Windig, an der See und im Bergland teils Sturmböen, im Oberharz geringe Wahrscheinlichkeit für orkanartige Böen und Schnee, zeitweise Regen.

Entwicklung der Wetter- und Warnlage für die nächsten 24 Stunden bis Samstag, 14.03.2026, 10:30 Uhr:

Im Einflussbereich eines umfangreichen Tiefs bei Island wird mit einer lebhaften Südwestströmung zunächst noch eine milde Luft herangeführt.
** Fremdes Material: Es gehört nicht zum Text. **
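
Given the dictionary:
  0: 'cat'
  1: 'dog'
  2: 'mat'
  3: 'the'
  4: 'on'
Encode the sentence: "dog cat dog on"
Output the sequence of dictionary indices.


Look up each word in the dictionary:
  'dog' -> 1
  'cat' -> 0
  'dog' -> 1
  'on' -> 4

Encoded: [1, 0, 1, 4]


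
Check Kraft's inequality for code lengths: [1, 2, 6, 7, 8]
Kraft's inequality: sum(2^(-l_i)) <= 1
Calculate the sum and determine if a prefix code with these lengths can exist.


Sum = 2^(-1) + 2^(-2) + 2^(-6) + 2^(-7) + 2^(-8)
    = 0.5 + 0.25 + 0.015625 + 0.0078125 + 0.00390625
    = 199/256 = 0.77734375
Since 0.77734375 <= 1, Kraft's inequality IS satisfied.
A prefix code with these lengths CAN exist.

Kraft sum = 0.77734375. Satisfied.


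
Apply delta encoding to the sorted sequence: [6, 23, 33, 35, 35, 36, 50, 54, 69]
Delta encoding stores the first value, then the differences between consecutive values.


First value: 6
Deltas:
  23 - 6 = 17
  33 - 23 = 10
  35 - 33 = 2
  35 - 35 = 0
  36 - 35 = 1
  50 - 36 = 14
  54 - 50 = 4
  69 - 54 = 15


Delta encoded: [6, 17, 10, 2, 0, 1, 14, 4, 15]


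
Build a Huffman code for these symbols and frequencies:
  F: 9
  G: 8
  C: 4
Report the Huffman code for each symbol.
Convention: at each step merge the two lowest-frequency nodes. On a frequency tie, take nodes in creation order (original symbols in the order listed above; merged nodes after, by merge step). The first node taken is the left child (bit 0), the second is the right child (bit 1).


Huffman tree construction:
Step 1: Merge C(4) + G(8) = 12
Step 2: Merge F(9) + (C+G)(12) = 21
Read each symbol's code off the tree from the root (left child = 0, right child = 1).

Codes:
  F: 0 (length 1)
  G: 11 (length 2)
  C: 10 (length 2)
Average code length: 33/21 = 1.5714 bits/symbol


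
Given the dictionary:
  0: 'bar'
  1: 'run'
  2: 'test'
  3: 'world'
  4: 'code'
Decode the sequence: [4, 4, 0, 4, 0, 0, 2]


Look up each index in the dictionary:
  4 -> 'code'
  4 -> 'code'
  0 -> 'bar'
  4 -> 'code'
  0 -> 'bar'
  0 -> 'bar'
  2 -> 'test'

Decoded: "code code bar code bar bar test"


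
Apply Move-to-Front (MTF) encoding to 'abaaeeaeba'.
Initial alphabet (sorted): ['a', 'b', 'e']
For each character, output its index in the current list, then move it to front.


MTF encoding:
'a': index 0 in ['a', 'b', 'e'] -> ['a', 'b', 'e']
'b': index 1 in ['a', 'b', 'e'] -> ['b', 'a', 'e']
'a': index 1 in ['b', 'a', 'e'] -> ['a', 'b', 'e']
'a': index 0 in ['a', 'b', 'e'] -> ['a', 'b', 'e']
'e': index 2 in ['a', 'b', 'e'] -> ['e', 'a', 'b']
'e': index 0 in ['e', 'a', 'b'] -> ['e', 'a', 'b']
'a': index 1 in ['e', 'a', 'b'] -> ['a', 'e', 'b']
'e': index 1 in ['a', 'e', 'b'] -> ['e', 'a', 'b']
'b': index 2 in ['e', 'a', 'b'] -> ['b', 'e', 'a']
'a': index 2 in ['b', 'e', 'a'] -> ['a', 'b', 'e']


Output: [0, 1, 1, 0, 2, 0, 1, 1, 2, 2]


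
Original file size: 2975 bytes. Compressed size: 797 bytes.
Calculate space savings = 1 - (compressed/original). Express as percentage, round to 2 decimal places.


ratio = compressed/original = 797/2975 = 0.267899
savings = 1 - ratio = 1 - 0.267899 = 0.732101
as a percentage: 0.732101 * 100 = 73.21%

Space savings = 1 - 797/2975 = 73.21%


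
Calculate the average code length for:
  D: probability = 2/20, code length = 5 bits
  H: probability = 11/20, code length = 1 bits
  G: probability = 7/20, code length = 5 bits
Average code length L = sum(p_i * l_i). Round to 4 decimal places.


Weighted contributions p_i * l_i:
  D: (2/20) * 5 = 10/20
  H: (11/20) * 1 = 11/20
  G: (7/20) * 5 = 35/20
Sum = (10 + 11 + 35)/20 = 56/20

L = 56/20 = 2.8000 bits/symbol


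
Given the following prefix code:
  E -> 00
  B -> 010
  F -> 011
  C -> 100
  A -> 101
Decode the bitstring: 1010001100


Decoding step by step:
Bits 101 -> A
Bits 00 -> E
Bits 011 -> F
Bits 00 -> E


Decoded message: AEFE


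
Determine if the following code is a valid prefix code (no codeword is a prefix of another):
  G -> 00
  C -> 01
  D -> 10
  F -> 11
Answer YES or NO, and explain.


Checking each pair (does one codeword prefix another?):
  G='00' vs C='01': no prefix
  G='00' vs D='10': no prefix
  G='00' vs F='11': no prefix
  C='01' vs G='00': no prefix
  C='01' vs D='10': no prefix
  C='01' vs F='11': no prefix
  D='10' vs G='00': no prefix
  D='10' vs C='01': no prefix
  D='10' vs F='11': no prefix
  F='11' vs G='00': no prefix
  F='11' vs C='01': no prefix
  F='11' vs D='10': no prefix
No violation found over all pairs.

YES -- this is a valid prefix code. No codeword is a prefix of any other codeword.


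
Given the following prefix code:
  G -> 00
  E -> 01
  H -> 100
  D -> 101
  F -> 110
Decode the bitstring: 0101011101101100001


Decoding step by step:
Bits 01 -> E
Bits 01 -> E
Bits 01 -> E
Bits 110 -> F
Bits 110 -> F
Bits 110 -> F
Bits 00 -> G
Bits 01 -> E


Decoded message: EEEFFFGE


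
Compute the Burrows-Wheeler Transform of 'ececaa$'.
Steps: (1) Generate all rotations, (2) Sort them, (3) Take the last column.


Rotations (sorted):
  0: $ececaa -> last char: a
  1: a$ececa -> last char: a
  2: aa$ecec -> last char: c
  3: caa$ece -> last char: e
  4: cecaa$e -> last char: e
  5: ecaa$ec -> last char: c
  6: ececaa$ -> last char: $


BWT = aaceec$


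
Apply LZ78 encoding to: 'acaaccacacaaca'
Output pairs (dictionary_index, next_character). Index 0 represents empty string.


LZ78 encoding steps:
Dictionary: {0: ''}
Step 1: w='' (idx 0), next='a' -> output (0, 'a'), add 'a' as idx 1
Step 2: w='' (idx 0), next='c' -> output (0, 'c'), add 'c' as idx 2
Step 3: w='a' (idx 1), next='a' -> output (1, 'a'), add 'aa' as idx 3
Step 4: w='c' (idx 2), next='c' -> output (2, 'c'), add 'cc' as idx 4
Step 5: w='a' (idx 1), next='c' -> output (1, 'c'), add 'ac' as idx 5
Step 6: w='ac' (idx 5), next='a' -> output (5, 'a'), add 'aca' as idx 6
Step 7: w='aca' (idx 6), end of input -> output (6, '')


Encoded: [(0, 'a'), (0, 'c'), (1, 'a'), (2, 'c'), (1, 'c'), (5, 'a'), (6, '')]


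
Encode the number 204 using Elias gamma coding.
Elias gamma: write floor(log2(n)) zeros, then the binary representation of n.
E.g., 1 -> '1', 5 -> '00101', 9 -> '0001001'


num_bits = floor(log2(204)) + 1 = 8
leading_zeros = num_bits - 1 = 7
binary(204) = 11001100

Elias gamma(204) = '0000000' + '11001100' = 000000011001100 (15 bits)


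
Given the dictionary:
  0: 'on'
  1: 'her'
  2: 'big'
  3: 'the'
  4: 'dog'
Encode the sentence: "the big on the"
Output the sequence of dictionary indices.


Look up each word in the dictionary:
  'the' -> 3
  'big' -> 2
  'on' -> 0
  'the' -> 3

Encoded: [3, 2, 0, 3]


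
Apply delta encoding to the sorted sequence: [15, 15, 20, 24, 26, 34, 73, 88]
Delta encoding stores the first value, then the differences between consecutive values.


First value: 15
Deltas:
  15 - 15 = 0
  20 - 15 = 5
  24 - 20 = 4
  26 - 24 = 2
  34 - 26 = 8
  73 - 34 = 39
  88 - 73 = 15


Delta encoded: [15, 0, 5, 4, 2, 8, 39, 15]


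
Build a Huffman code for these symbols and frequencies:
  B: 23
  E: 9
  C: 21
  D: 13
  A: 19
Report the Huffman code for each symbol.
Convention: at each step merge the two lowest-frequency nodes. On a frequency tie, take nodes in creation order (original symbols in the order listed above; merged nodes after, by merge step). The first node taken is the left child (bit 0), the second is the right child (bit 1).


Huffman tree construction:
Step 1: Merge E(9) + D(13) = 22
Step 2: Merge A(19) + C(21) = 40
Step 3: Merge (E+D)(22) + B(23) = 45
Step 4: Merge (A+C)(40) + ((E+D)+B)(45) = 85
Read each symbol's code off the tree from the root (left child = 0, right child = 1).

Codes:
  B: 11 (length 2)
  E: 100 (length 3)
  C: 01 (length 2)
  D: 101 (length 3)
  A: 00 (length 2)
Average code length: 192/85 = 2.2588 bits/symbol


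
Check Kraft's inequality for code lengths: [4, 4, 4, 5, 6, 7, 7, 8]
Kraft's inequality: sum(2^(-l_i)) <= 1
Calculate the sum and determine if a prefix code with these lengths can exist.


Sum = 2^(-4) + 2^(-4) + 2^(-4) + 2^(-5) + 2^(-6) + 2^(-7) + 2^(-7) + 2^(-8)
    = 0.0625 + 0.0625 + 0.0625 + 0.03125 + 0.015625 + 0.0078125 + 0.0078125 + 0.00390625
    = 65/256 = 0.25390625
Since 0.25390625 <= 1, Kraft's inequality IS satisfied.
A prefix code with these lengths CAN exist.

Kraft sum = 0.25390625. Satisfied.


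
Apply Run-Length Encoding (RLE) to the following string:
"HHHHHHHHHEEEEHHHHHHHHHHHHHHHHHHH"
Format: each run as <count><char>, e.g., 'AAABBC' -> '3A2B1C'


Scanning runs left to right:
  i=0: run of 'H' x 9 -> '9H'
  i=9: run of 'E' x 4 -> '4E'
  i=13: run of 'H' x 19 -> '19H'

RLE = 9H4E19H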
Im Tagesverlauf zieht von Nordwesten her die zugehörige Kaltfront in den Südosten Niedersachsens und die Strömung schwächt sich ab. Frontrückseitig folgt etwas kühlere Luft, die zeitweise zu schauerartigem Regen und morgen vereinzelten Gewittern neigt.

WIND:

An der Nordseeküste, dem unmittelbar angrenzenden Binnenland sowie im Harz stürmische Böen bis 70 km/h (Bft 8) aus Süd. Vor allem in Nordfriesland Sturmböen bis 80 km/h (Bft 9). Im Oberharz ab der Nacht auch schwere Sturmböen bis 100 km/h (Bft 10) und vereinzelt orkanartige Böen bis 110 km/h (Bft 11). Ab den frühen Morgenstunden auch im restlichen Binnenland Windböen bis 60 km/h (Bft 7) und exponiert einzelne stürmische Böen bis 70 km/h (Bft 8). Im Laufe des Vormittags süddrehender Wind und am Freitagnachmittag von Westen her nachlassend. Im Bergland exponiert noch Windböen bis zum Abend möglich, dann auch dort nachlassend.

FROST/GLÄTTE/SCHNEE:

In der Nacht zum Samstag im Bergland oberhalb von 600 m leichter Frost bis -2 Grad. Im Laufe der Nacht oberhalb von 600 m Übergang des Regens zu Schnee und Ausbildung einer dünnen Schneedecke möglich, dabei stellenweise Glättegefahr. Im Laufe des Samstags anhaltender leichter Schneefall oberhalb 600 m mit Mengen zwischen 1 und 3 cm, weiter Glättegefahr.

GEWITTER:

Am Samstagnachmittag, vorzugsweise in der Nordwesthälfte von Niedersachsen, einzelne Gewitter mit Windböen bis 60 km/h (Bft 7) nicht ausgeschlossen.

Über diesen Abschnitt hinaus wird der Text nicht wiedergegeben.